The Asia Pacific Group (APG), a regional body assessing money laundering risks, had flagged weaknesses in institutional governance within Nepal’s cooperative sector last year, citing high risks of money laundering. In response, the government attempted to address these concerns by amending the laws, including introducing transaction limits. However, the provisions of transaction limits were amended during parliamentary approval. Therefore, the government is now reintroducing the changes through an ordinance.
In February 2024, the government amended the Nepal Rastra Bank Act and the Cooperatives Act to address the concerns raised by the APG, which highlighted significant risks in the cooperative sector. However, in July 2024, the Financial Action Task Force (FATF) expressed dissatisfaction with the amendments, particularly regarding the regulatory framework for cooperatives. FATF warned that if Nepal did not adequately address these issues, it could face placement on the 'grey list,' which would severely impact its ability to access international financial resources.
The FATF had given Nepal one year to avoid the 'grey list' in the matter of money laundering. The APG will review Nepal’s progress in January 2025, and its findings will influence the FATF’s decision on whether to place Nepal on the 'grey list.'
Nepal was previously on the FATF's 'grey list' from 2008 to 2014. It managed to secure removal after implementing institutional and legal reforms.
The government has now hastily introduced the ordinance as the FATF deadline approaches. Minister for Land Management and Cooperatives, Balram Adhikari, stated that the ordinance was introduced to expedite reforms in response to these concerns.

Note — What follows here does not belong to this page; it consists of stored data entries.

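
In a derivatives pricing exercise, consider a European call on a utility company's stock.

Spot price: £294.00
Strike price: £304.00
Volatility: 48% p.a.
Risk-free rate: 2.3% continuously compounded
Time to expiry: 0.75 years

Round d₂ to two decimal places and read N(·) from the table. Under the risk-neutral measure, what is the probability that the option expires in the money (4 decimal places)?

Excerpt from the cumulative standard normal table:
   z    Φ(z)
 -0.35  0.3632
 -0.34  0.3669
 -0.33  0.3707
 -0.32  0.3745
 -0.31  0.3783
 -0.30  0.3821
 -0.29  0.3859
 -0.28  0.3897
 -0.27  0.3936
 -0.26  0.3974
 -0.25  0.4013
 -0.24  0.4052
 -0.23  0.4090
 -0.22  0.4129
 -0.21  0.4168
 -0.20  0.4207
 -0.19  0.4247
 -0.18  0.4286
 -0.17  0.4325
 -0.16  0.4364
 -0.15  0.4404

0.4013

σ√T = 0.48·√0.75 = 0.4157
d₁ = [ln(294/304) + (0.023 + ½·0.48²)·0.75] / (σ√T) = (-0.0334 + 0.1036) / 0.4157 = 0.1689 → 0.17
d₂ = 0.1689 − 0.4157 = -0.2468 → -0.25
Pr(exercise) under Q = N(d₂) = 0.4013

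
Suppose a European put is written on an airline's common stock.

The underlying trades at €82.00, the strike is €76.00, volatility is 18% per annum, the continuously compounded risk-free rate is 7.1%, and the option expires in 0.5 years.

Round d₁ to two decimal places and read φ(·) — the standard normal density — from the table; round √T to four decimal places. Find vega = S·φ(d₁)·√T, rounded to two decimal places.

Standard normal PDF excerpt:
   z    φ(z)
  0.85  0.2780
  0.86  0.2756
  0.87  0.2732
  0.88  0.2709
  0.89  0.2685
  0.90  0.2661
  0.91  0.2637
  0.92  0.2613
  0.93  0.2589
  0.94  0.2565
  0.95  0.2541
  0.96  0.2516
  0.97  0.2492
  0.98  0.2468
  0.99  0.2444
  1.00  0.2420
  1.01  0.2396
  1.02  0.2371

14.87

σ√T = 0.18·√0.5 = 0.1273
d₁ = [ln(82/76) + (0.071 + ½·0.18²)·0.5] / (σ√T) = (0.0760 + 0.0436) / 0.1273 = 0.9396 which rounds to 0.94
√T = √0.5 = 0.7071
φ(d₁) = φ(0.94) = 0.2565
vega = S·φ(d₁)·√T = 82·0.2565·0.7071 = 14.8724
(The call has the same vega.)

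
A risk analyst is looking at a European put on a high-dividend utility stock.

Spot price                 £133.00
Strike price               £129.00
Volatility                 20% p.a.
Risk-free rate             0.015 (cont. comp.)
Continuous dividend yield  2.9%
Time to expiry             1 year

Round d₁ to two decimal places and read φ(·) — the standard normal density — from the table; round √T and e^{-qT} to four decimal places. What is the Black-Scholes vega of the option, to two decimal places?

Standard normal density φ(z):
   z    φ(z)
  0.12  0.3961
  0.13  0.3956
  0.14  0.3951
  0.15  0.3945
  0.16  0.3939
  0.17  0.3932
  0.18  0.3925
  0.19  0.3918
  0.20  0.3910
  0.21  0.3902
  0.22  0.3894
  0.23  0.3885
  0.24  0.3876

50.71

σ√T = 0.2 × 1.0000 = 0.2000
ln(S/K) + (r − q + σ²/2)T = ln(133/129) + (0.015 − 0.029 + 0.2²/2)·1 = 0.0305 + 0.0060 = 0.0365
d₁ = 0.0365 / 0.2000 = 0.1827 ⇒ 0.18
√T = √1 = 1.0000
φ(d₁) = φ(0.18) = 0.3925
exp(−qT) = exp(−0.029·1) = 0.9714
vega = S·exp(−qT)·φ(d₁)·√T = 133·0.9714·0.3925·1.0000 = 50.7095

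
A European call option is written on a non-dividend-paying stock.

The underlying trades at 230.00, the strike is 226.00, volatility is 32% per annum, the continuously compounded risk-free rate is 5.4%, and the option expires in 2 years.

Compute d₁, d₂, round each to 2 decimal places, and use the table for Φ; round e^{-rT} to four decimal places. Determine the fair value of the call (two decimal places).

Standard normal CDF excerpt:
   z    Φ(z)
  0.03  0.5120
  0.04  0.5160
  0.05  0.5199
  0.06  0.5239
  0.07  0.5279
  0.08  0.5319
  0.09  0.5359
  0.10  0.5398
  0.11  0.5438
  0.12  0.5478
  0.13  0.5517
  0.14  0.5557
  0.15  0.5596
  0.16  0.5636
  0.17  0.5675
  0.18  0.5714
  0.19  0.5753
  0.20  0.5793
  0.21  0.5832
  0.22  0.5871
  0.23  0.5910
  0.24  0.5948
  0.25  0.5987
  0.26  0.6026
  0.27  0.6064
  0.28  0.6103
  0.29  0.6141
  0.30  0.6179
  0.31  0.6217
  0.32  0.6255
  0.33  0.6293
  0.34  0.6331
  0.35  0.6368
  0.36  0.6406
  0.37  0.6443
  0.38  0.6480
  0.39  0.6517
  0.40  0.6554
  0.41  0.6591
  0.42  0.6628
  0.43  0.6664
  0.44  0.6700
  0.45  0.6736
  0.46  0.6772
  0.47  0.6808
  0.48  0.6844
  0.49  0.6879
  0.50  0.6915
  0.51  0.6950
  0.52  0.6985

σ√T = 0.32·√2 = 0.4525
d₁ = [ln(230/226) + (0.054 + 0.32²/2)·2] / 0.4525 = [0.0175 + 0.2104] / 0.4525 = 0.5037 ⇒ 0.50
d₂ = d₁ − σ√T = 0.5037 − 0.4525 = 0.0511 ⇒ 0.05
e^(−rT) = e^(−0.054·2) = 0.8976
C = 230·N(0.50) − 226·0.8976·N(0.05) = 230·0.6915 − 226·0.8976·0.5199 = 159.0450 − 105.4657 = 53.5793

53.58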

The ordinance strengthens provisions to regulate cooperatives, including the formation of a National Cooperative Regulatory Authority. This authority will replace the existing Cooperative Development Board, inheriting its structure and personnel.
The chairman of the five-member authority must hold at least a master’s degree in economics, commerce, management, accounting, law, or cooperatives, and have significant experience in banking, financial institutions, or cooperatives. Other members include a joint secretary from the Ministry of Cooperatives, a chartered accountant, and experts appointed by the government.
The ordinance also amends the Nepal Rastra Bank Act, empowering Nepal Rastra Bank (NRB) to regulate cooperatives with significant financial activities. NRB will now be able to set directives, conduct inspections, and take action against cooperatives with an annual turnover or share capital exceeding Rs 500 million. Local cooperatives will be allowed to collect savings of up to Rs 1 million per member, provincial cooperatives up to Rs 2.5 million, and national-level cooperatives up to Rs 5 million.
The transfer of cooperative regulation to provincial and local levels has led to rising cases of embezzlement, directors absconding, and members unable to recover their savings. Despite the increasing number of problematic cooperatives, the government has struggled to ensure security of the depositors.
In 2023, a task force led by National Planning Commission member Dr. Jayakant Raut suggested that large cooperatives be temporarily regulated by NRB, with a long-term plan to establish a regulatory authority. Similarly, the Parliamentary Probe Committee on Misuse of Cooperative Savings, chaired by Surya Thapa, recommended setting transaction limits and forming a regulatory body.